Des fiacres, de la boue, et l’averse toujours…
Puis le soir et le gaz et je rentre à pas lourds…

Je mange, et bâille, et lis, rien ne me passionne…
Bah ! Couchons-nous. – Minuit. Une heure. Ah ! chacun dort !
Seul, je ne puis dormir et je m’ennuie encor.

La poésie ne m’inspirait pas trop sur le coup, j’ai choisi donc la lettre… mauvais choix, je dirais avec recul. Car la poésie m’aurait permis de sortir quelque chose de mieux.

Mauvaise gestion du temps de préparation également: trop de temps passé sur la question de grammaire (le mot « que »: plan organisé, exhaustif, problématique  etc.), j’ai donc été obligée de balayer simplement le texte au lieu de faire une explication complète.

16h30, devant le jury… deux femmes très agréables, souriantes… au point d’être déstabilisée par tant d’attention! La voix qui tremble, l’étouffement pendant mon exposé… pas terrible. Je commence et je vois (ou je crois voir) une attente dans leurs yeux, genre « ça commence bien, attendons la suite! ». La suite… bof.
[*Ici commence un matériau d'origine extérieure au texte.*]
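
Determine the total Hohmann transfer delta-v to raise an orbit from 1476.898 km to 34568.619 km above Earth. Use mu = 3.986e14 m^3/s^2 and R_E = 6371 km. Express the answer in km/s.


r1 = 7847.8980 km = 7.847898e+06 m
r2 = 40939.6190 km = 4.0939619e+07 m
dv1 = sqrt(mu/r1)*(sqrt(2*r2/(r1+r2)) - 1) = 2105.8531 m/s
dv2 = sqrt(mu/r2)*(1 - sqrt(2*r1/(r1+r2))) = 1350.4626 m/s
total dv = |dv1| + |dv2| = 2105.8531 + 1350.4626 = 3456.3157 m/s = 3.4563 km/s

3.4563 km/s


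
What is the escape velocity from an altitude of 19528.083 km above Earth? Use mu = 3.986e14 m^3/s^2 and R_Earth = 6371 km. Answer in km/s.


r = 6371.0 + 19528.083 = 25899.0830 km = 2.5899083e+07 m
v_esc = sqrt(2*mu/r) = sqrt(2*3.986e14 / 2.5899083e+07)
v_esc = 5548.0639 m/s = 5.5481 km/s

5.5481 km/s


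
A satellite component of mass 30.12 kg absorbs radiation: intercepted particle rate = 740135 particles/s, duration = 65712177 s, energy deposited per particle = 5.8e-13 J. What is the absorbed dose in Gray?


Total energy deposited = rate * time * E_per
  = 740135 * 65712177 * 5.8e-13 = 28.2088 J
Dose = E_total / mass = 28.2088 / 30.12
Dose = 0.9365475 Gy

0.9365 Gy


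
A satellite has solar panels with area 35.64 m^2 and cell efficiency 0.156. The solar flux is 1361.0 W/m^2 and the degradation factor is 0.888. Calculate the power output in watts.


P = area * eta * S * degradation
P = 35.64 * 0.156 * 1361.0 * 0.888
P = 6719.4447 W

6719.4447 W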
Évidemment,  pendant l’entretien, elles m’ont fait reprendre point par point tout ce que j’avais avancé sur le texte, pour clarifier, pour enrichir, pour compléter. J’avais même oublié de préciser le sens littéral du texte, ce qu’il dit, de quoi il parle!!! Aucune question sur le dossier RAEP, aucune question sur la grammaire… que je pense avoir très bien réussi. Et une grande victoire sur moi-même: du tremblement du début de l’exposé au calme et à la disponibilité pendant l’entretien, un énorme pas dans la confiance. Je me disais que c’était ma dernière chance et que… en fait, je ne sais plus, tout simplement, on me posait des questions, il fallait trouver des réponses, et les bonnes réponses si possible. J’ai néanmoins eu un silence… quel autre auteur de la même période, quelle autre œuvre utilise exactement de la même façon l’ironie? Jacques le fataliste, premier essai; Candide, deuxième… oui, mais pas tout à fait de la même manière…. mais…. Montesquieu, bien sur!!! pourquoi ça m’était sorti complétement de tête?! tant pis.
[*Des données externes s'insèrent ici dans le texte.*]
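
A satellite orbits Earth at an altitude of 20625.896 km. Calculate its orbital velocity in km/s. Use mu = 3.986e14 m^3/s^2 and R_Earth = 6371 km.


r = R_E + alt = 6371.0 + 20625.896 = 26996.8960 km = 2.6996896e+07 m
v = sqrt(mu/r) = sqrt(3.986e14 / 2.6996896e+07) = 3842.4810 m/s = 3.8425 km/s

3.8425 km/s


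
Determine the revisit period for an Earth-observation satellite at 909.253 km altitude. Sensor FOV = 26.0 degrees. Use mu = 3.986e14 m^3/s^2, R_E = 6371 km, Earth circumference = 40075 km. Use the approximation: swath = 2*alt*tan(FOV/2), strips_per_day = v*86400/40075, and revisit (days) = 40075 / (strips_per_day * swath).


swath = 2*909.253*tan(0.2268928) = 419.8352 km
v = sqrt(mu/r) = 7399.3814 m/s = 7.3994 km/s
strips/day = v*86400/40075 = 7.3994*86400/40075 = 15.9528
coverage/day = strips * swath = 15.9528 * 419.8352 = 6697.5268 km
revisit = 40075 / 6697.5268 = 5.9836 days

5.9836 days


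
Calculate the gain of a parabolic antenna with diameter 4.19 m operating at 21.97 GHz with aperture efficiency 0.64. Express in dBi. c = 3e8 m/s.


lambda = c/f = 3e8 / 2.197e+10 = 0.01365498 m
G = eta*(pi*D/lambda)^2 = 0.64*(pi*4.19/0.01365498)^2
G = 594737.5640 (linear)
G = 10*log10(594737.5640) = 57.7433 dBi

57.7433 dBi


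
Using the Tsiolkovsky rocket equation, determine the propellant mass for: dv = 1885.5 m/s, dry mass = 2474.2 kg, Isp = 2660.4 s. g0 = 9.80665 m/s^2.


ve = Isp * g0 = 2660.4 * 9.80665 = 26089.611660 m/s
mass ratio = exp(dv/ve) = exp(1885.5/26089.611660) = 1.07494570
m_prop = m_dry * (mr - 1) = 2474.2 * (1.07494570 - 1)
m_prop = 185.4306 kg

185.4306 kg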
En sortant, j’avais envie de pleurer. La fatigue qui confère à l’épuisement. Aussi, je m’en voulais, je me suis déçue moi-même, je n’ai pas été à la hauteur de mes attentes.

A la maison, la vie, la vraie, reprend le dessus. J’essaie de me détendre, je retourne au jardin… Mais je fais le tout pour accélérer en quelque sorte le temps. Nous attendons les résultats pour ce mercredi-ci, au plus tard pour jeudi. Ma vie, mon avenir en dépend… soit rebelote, encore une année  sur le poste actuel, avec préparation du concours, soit une année en tant que stagiaire… la différence est énorme.  Et je reste encore dans l’angoisse de cette attente.